Guernsey Press

Exposing the 'devil in the detail' of benefits review

As the States prepares to tackle the Personal Tax, Pensions and Benefits Review, evidence has begun to emerge that it is not a balanced package and will leave a lot of families worse off, with nothing as yet in sight to counter its financial impact. Nick Mann argues that the plans do not seem fair as they stand and wonders whether the Assembly will be convinced to take a leap in the dark

Published

IMAGINE if you would a clos of 10 bungalows.

Each household has an income of between £22,000 and £33,000.

Then the tax, pensions and benefits review changes come in.

One of the stated goals of this has been fairness.

So why are four of those lower income households worse off – maybe because there is a pensioner couple living there who do not benefit from changes to income tax thresholds, or there is someone who is a carer on a low income but they still have a mortgage to pay?

And why was that type of scenario spelled out in the first place?

This is the devil in the detail argument that the authors of the review do not want people to get bogged down in but the Guernsey Community Foundation has exposed.

Now Treasury and Social Security come back all knowingly with the argument that the foundation's figures do not include the benefits that will be redirected to help these low-income families.

There is a simple reason why they do not – because the review makes no such proposal.

It in fact has left a giant £12m. question mark over this element – a £12m. trust us, the new, as yet unknown, benefits system will pick up the pieces of what we have created.

After all the work, after all the sales pitch, after all the backslapping over a job well done, that is not good enough.

This is the same review that has a £50m. shortfall should a GST not be introduced with no answers as to what happens if that is the case – perhaps the income tax threshold promise, also so fundamental to the review, falls apart too.

The same review that has U-turned over the one piece of decisive action that it had proposed over universal benefits because it had not recognised the impact that would have.

The same review that has gone from being a carefully crafted package to one where success is now apparently going to be measured in its ability to raise awareness of the impending issues.

Feeling confident?

The States is absolutely right to have exposed the demographic issues that lie ahead and the need to put in place a plan to cope with them.

It's just that this plan seems to be lacking in the depth that was promised.

It is no good to argue that this is about agreeing broad principles before more detailed proposals come back, because there is a very real direction being set by this review and those broader principles.

Failure to understand the impacts of what is being proposed could lead to some very nasty surprises when different elements of the 'package' come back and the difficulties are revealed.

Better to get the foundations right than have to knock things down once you realise one part simply won't work.

Those uneasy with any of the measures may well take comfort from the fact it is all likely to change when the next States comes in anyway.

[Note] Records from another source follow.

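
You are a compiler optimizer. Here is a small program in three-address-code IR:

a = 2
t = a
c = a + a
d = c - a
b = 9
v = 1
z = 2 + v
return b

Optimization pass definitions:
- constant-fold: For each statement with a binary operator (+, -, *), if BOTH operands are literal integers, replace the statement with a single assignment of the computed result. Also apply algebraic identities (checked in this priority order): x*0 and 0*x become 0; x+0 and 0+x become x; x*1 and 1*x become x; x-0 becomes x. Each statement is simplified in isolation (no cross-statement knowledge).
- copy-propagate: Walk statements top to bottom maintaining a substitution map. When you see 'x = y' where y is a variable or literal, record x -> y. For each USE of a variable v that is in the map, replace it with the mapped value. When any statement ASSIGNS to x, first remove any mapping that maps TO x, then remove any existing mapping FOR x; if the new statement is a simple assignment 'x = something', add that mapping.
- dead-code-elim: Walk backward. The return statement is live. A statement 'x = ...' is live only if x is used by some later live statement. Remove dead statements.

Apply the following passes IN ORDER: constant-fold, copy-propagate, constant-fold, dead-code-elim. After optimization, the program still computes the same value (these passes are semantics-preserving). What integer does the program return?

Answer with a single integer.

Initial IR:
  a = 2
  t = a
  c = a + a
  d = c - a
  b = 9
  v = 1
  z = 2 + v
  return b
After constant-fold (8 stmts):
  a = 2
  t = a
  c = a + a
  d = c - a
  b = 9
  v = 1
  z = 2 + v
  return b
After copy-propagate (8 stmts):
  a = 2
  t = 2
  c = 2 + 2
  d = c - 2
  b = 9
  v = 1
  z = 2 + 1
  return 9
After constant-fold (8 stmts):
  a = 2
  t = 2
  c = 4
  d = c - 2
  b = 9
  v = 1
  z = 3
  return 9
After dead-code-elim (1 stmts):
  return 9
Evaluate:
  a = 2  =>  a = 2
  t = a  =>  t = 2
  c = a + a  =>  c = 4
  d = c - a  =>  d = 2
  b = 9  =>  b = 9
  v = 1  =>  v = 1
  z = 2 + v  =>  z = 3
  return b = 9

Answer: 9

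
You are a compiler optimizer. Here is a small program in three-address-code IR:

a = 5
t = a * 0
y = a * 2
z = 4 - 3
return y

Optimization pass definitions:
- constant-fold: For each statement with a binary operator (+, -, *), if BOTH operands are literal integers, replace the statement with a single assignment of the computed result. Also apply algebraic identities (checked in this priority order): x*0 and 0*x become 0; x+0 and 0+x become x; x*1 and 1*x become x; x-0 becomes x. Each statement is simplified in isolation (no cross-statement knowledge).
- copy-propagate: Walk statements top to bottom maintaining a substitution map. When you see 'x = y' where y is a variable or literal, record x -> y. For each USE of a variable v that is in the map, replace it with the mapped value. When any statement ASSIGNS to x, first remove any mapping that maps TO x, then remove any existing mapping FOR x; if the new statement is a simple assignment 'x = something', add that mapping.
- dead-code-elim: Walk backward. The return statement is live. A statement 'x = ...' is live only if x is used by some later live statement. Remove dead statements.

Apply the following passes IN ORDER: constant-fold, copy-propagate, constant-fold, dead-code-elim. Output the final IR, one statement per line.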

There are too many unanswered questions and different philosophies for this to remain in place as is.

But they should ask themselves, is that really good government? Or is it simply destabilising, bringing uncertainty into a stagnant economy?

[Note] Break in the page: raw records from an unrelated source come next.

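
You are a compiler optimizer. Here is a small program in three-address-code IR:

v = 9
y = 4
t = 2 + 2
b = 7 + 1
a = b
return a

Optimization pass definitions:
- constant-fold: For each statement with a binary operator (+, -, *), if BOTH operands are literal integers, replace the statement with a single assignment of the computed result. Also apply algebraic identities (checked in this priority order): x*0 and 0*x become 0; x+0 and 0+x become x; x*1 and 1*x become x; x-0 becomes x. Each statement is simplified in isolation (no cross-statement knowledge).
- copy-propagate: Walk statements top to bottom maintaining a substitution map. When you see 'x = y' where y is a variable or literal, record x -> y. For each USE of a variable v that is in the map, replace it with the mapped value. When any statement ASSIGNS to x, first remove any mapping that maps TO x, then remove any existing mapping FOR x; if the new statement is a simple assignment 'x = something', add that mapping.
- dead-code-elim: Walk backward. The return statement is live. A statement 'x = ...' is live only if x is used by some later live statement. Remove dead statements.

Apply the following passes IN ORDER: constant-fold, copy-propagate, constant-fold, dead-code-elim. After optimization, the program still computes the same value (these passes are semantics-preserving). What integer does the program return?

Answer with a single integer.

Initial IR:
  v = 9
  y = 4
  t = 2 + 2
  b = 7 + 1
  a = b
  return a
After constant-fold (6 stmts):
  v = 9
  y = 4
  t = 4
  b = 8
  a = b
  return a
After copy-propagate (6 stmts):
  v = 9
  y = 4
  t = 4
  b = 8
  a = 8
  return 8
After constant-fold (6 stmts):
  v = 9
  y = 4
  t = 4
  b = 8
  a = 8
  return 8
After dead-code-elim (1 stmts):
  return 8
Evaluate:
  v = 9  =>  v = 9
  y = 4  =>  y = 4
  t = 2 + 2  =>  t = 4
  b = 7 + 1  =>  b = 8
  a = b  =>  a = 8
  return a = 8

Answer: 8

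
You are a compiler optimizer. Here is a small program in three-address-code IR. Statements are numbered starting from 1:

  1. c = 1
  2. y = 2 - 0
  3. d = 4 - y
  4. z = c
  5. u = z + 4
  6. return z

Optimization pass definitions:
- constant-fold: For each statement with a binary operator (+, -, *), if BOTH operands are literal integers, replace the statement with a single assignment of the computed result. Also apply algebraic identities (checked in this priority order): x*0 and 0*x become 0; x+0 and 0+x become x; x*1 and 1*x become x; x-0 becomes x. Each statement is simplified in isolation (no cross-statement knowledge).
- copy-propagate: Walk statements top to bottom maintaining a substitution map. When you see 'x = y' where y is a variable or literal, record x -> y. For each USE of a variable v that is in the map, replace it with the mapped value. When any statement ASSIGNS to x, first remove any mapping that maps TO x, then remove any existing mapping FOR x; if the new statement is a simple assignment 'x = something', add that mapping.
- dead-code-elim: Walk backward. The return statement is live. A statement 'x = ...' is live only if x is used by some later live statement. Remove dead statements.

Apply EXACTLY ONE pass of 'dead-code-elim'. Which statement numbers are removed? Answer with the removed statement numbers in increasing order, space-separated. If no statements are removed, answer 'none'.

Backward liveness scan:
Stmt 1 'c = 1': KEEP (c is live); live-in = []
Stmt 2 'y = 2 - 0': DEAD (y not in live set ['c'])
Stmt 3 'd = 4 - y': DEAD (d not in live set ['c'])
Stmt 4 'z = c': KEEP (z is live); live-in = ['c']
Stmt 5 'u = z + 4': DEAD (u not in live set ['z'])
Stmt 6 'return z': KEEP (return); live-in = ['z']
Removed statement numbers: [2, 3, 5]
Surviving IR:
  c = 1
  z = c
  return z

Answer: 2 3 5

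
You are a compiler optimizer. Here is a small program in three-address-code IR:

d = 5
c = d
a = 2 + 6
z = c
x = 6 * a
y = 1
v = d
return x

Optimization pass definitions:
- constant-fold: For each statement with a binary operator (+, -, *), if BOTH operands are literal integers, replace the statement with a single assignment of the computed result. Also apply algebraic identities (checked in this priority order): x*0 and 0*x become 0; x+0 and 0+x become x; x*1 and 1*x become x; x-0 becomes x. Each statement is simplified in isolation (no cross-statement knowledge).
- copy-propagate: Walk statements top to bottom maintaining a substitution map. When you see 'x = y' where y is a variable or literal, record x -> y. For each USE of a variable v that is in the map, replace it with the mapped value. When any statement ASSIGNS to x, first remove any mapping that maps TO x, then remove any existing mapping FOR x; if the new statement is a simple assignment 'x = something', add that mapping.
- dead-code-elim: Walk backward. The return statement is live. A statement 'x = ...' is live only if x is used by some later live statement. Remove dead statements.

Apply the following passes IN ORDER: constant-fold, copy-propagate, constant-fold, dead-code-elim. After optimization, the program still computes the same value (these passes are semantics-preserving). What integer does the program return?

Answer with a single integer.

Answer: 48

Derivation:
Initial IR:
  d = 5
  c = d
  a = 2 + 6
  z = c
  x = 6 * a
  y = 1
  v = d
  return x
After constant-fold (8 stmts):
  d = 5
  c = d
  a = 8
  z = c
  x = 6 * a
  y = 1
  v = d
  return x
After copy-propagate (8 stmts):
  d = 5
  c = 5
  a = 8
  z = 5
  x = 6 * 8
  y = 1
  v = 5
  return x
After constant-fold (8 stmts):
  d = 5
  c = 5
  a = 8
  z = 5
  x = 48
  y = 1
  v = 5
  return x
After dead-code-elim (2 stmts):
  x = 48
  return x
Evaluate:
  d = 5  =>  d = 5
  c = d  =>  c = 5
  a = 2 + 6  =>  a = 8
  z = c  =>  z = 5
  x = 6 * a  =>  x = 48
  y = 1  =>  y = 1
  v = d  =>  v = 5
  return x = 48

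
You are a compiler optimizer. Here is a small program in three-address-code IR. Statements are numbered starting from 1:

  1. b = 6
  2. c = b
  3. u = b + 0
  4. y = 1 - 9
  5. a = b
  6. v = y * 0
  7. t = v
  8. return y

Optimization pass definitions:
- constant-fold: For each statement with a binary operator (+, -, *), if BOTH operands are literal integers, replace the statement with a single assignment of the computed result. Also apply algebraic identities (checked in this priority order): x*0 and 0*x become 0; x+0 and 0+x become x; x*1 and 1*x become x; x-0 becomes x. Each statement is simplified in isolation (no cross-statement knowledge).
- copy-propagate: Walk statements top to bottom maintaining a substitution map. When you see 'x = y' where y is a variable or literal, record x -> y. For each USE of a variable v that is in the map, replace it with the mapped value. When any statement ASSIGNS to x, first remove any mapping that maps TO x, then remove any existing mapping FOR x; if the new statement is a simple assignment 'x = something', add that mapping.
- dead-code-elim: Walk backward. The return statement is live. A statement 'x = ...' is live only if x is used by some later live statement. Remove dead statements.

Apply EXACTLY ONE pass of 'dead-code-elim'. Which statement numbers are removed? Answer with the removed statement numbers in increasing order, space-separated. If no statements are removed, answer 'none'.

Backward liveness scan:
Stmt 1 'b = 6': DEAD (b not in live set [])
Stmt 2 'c = b': DEAD (c not in live set [])
Stmt 3 'u = b + 0': DEAD (u not in live set [])
Stmt 4 'y = 1 - 9': KEEP (y is live); live-in = []
Stmt 5 'a = b': DEAD (a not in live set ['y'])
Stmt 6 'v = y * 0': DEAD (v not in live set ['y'])
Stmt 7 't = v': DEAD (t not in live set ['y'])
Stmt 8 'return y': KEEP (return); live-in = ['y']
Removed statement numbers: [1, 2, 3, 5, 6, 7]
Surviving IR:
  y = 1 - 9
  return y

Answer: 1 2 3 5 6 7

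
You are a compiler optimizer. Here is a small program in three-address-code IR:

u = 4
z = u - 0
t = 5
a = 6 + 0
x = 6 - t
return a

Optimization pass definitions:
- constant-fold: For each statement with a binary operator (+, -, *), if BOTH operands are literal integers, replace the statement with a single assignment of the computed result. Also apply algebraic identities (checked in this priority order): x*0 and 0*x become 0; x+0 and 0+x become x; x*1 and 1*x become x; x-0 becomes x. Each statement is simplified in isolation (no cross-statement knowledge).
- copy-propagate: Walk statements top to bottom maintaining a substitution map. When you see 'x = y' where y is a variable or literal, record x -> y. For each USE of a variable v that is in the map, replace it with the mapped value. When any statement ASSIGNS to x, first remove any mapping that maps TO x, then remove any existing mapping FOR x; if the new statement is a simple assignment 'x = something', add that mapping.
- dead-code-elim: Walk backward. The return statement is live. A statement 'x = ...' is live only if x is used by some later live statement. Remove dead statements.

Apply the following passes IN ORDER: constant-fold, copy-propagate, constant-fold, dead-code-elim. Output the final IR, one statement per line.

Initial IR:
  u = 4
  z = u - 0
  t = 5
  a = 6 + 0
  x = 6 - t
  return a
After constant-fold (6 stmts):
  u = 4
  z = u
  t = 5
  a = 6
  x = 6 - t
  return a
After copy-propagate (6 stmts):
  u = 4
  z = 4
  t = 5
  a = 6
  x = 6 - 5
  return 6
After constant-fold (6 stmts):
  u = 4
  z = 4
  t = 5
  a = 6
  x = 1
  return 6
After dead-code-elim (1 stmts):
  return 6

Answer: return 6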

This week's debate will be exhausting – redesigning a tax, pensions and benefits system in a four-day window, which is essentially what will happen with all the amendments in play, is a frightening prospect.

All the time, members should be kicking themselves and remember the phrase 'evidence-based decision making'.

Because at times much of what is on the table – both in the review and the amendments – has a whiff of people working off gut instinct. The classic 'it just feels right' argument.

Evidence is not simply acres and acres of figures which look good because there are lots of them. Those figures have to be both relevant and have meaningful analysis too.

States members must not get dazzled, swept away in 'the need to be seen to be doing something' argument without really knowing what they are doing.

When the States set off on this journey, one of the review objectives was fairness.

That is outlined in the early literature.

It acknowledged that fairness was subjective and people's views would differ.

Perhaps that is why the fairness concept has been sidelined to date, at least until the foundation's intervention.

There are winners and losers.

Treasury and Social Security were perhaps brave but foolhardy to take on some of the titbits around the edges that made little ground in terms of savings, such as free TV licences and prescriptions, but created plenty of ill-feeling.

The noise from that, though, unhelpfully disguised some much more fundamental and perverse wider impacts, such as making 3,000 lower-income households worse off.

Who will argue that is fair?

That is not an anomaly, those types of numbers are too fundamental to ignore.

Should you expect a review like this to have all the answers at this stage?

Probably not given the size of the topic.

Does it come up with enough answers, though, to create a balanced package that everyone can have confidence in?

At this stage, no.

As this week unfolds, we will discover whether there is enough there for deputies to take a giant leap into the unknown.